Indeed, every aspect of fighting and managing these incidents will require alteration. Fire camps, where upwards of several thousand firefighters eat, sleep, and work in extreme close proximity for weeks at a time, will need to be rethought. Evacuation centers that provide temporary refuge for those displaced by natural disasters, in similarly tight quarters, will need to be reimagined. Wildfire smoke will further challenge individuals with respiratory illnesses and diseases. The list of impacts, consequences, and threats is simply mind-boggling.
Flattening the curve. In 1963, Herbert York, a nuclear physicist who became the first director of the Lawrence Livermore National Laboratory, testified before a US Senate committee regarding the nation’s steadily growing military power and steadily diminishing national security. In thinking about the rapidly growing threats to social systems and constructs posed by disastrous effects of climate change and interrelated disasters, I find York’s insights as apropos today as they were 57 years ago: “I am optimistic that there is a solution to this dilemma; I am pessimistic only insofar as I believe there is no solution to be found within the areas of science and technology.”
Today’s unimaginable disasters cannot be solved with technological or scientific advances alone. Such advances are not a substitute for a society’s collective will to alter the current climate trajectory—to “flatten the curve,” as pandemic experts say. The contemporary approach to firefighting is akin to simply building more, bigger, and stronger bomb shelters. We may survive the battle, but most assuredly we will lose the war.
Survival. The story of how I survived the Spotted Tail Fire is no different than surviving the novel challenges we face with wildfires, climate change, and COVID-19 today. What do you do when you don’t know what to do?
The roof over the garage where I was sheltered began raining embers on me. The only clear air I could find was by pressing my lips to the cool cement floor. The space that had temporarily protected me from the fully engulfed home was quickly becoming my tomb.

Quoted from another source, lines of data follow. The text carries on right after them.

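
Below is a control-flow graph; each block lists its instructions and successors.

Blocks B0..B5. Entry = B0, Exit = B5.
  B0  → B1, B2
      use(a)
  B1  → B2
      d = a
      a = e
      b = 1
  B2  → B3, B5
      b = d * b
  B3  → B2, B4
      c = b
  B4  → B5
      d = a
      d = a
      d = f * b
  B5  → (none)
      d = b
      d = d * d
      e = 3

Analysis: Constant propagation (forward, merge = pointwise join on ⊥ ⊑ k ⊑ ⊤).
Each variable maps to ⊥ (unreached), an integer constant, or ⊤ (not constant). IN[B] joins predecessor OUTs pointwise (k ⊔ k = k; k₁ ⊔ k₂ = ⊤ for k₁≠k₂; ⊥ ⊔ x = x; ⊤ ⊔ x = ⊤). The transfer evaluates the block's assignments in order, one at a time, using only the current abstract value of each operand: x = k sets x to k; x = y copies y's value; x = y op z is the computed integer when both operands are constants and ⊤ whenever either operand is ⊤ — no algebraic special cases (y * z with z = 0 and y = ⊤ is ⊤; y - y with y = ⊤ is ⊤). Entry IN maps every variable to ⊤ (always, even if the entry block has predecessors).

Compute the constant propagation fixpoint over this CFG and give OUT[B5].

Answer: {a: ⊤, b: ⊤, c: ⊤, d: ⊤, e: 3, f: ⊤}

Working:
Fixpoint table:
  B0:  IN=(all ⊤)  OUT=(all ⊤)
  B1:  IN=(all ⊤)  OUT={b:1; rest ⊤}
  B2:  IN=(all ⊤)  OUT=(all ⊤)
  B3:  IN=(all ⊤)  OUT=(all ⊤)
  B4:  IN=(all ⊤)  OUT=(all ⊤)
  B5:  IN=(all ⊤)  OUT={e:3; rest ⊤}

Merge at B5: IN[B5] = OUT[B2] ⊔ OUT[B4] = {a: ⊤, b: ⊤, c: ⊤, d: ⊤, e: ⊤, f: ⊤}
Applying B5's transfer function to that IN value gives OUT[B5] (row B5 above).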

My prospects had become quite doubtful. I knew no heavy air tanker would be coming to dump a load of retardant on the fire; no engines and skilled firefighters were coming to my rescue.
In the end, the solution to unimaginable problems can often be found in one’s imagination. Lying on the cement slab, I shifted my focus from the fire inside the structure to the fire outside. I thought about the grasses and tree crowns that had been burning. I thought about burn times under wind-driven fires. I thought about time and distance and imagined the fire moving across the landscape: where it was and where it might no longer be.
I rose from the garage floor and risked a hasty glimpse out the vestibule door. Yes, it was still hot and smoky, but most importantly, it was dark—and dark meant little to no flame. My second glimpse out the door was more prolonged and inspired my third and final opening of the door. I simply stepped out into my future.
In his 1962 book The Savage Mind, Claude Levi Strauss introduced the notion of bricolage, the ability to use whatever is at hand to develop something new. This could fit the job description of a traditional engineer, but Levi Strauss envisioned it as something more. It wasn’t just something technological or scientific; it also included a holistic thought process.
How does one take what one knows and generate a new way of thinking? As novelty and the unimaginable increasingly become the norm, a new way of thinking might well be what is needed most.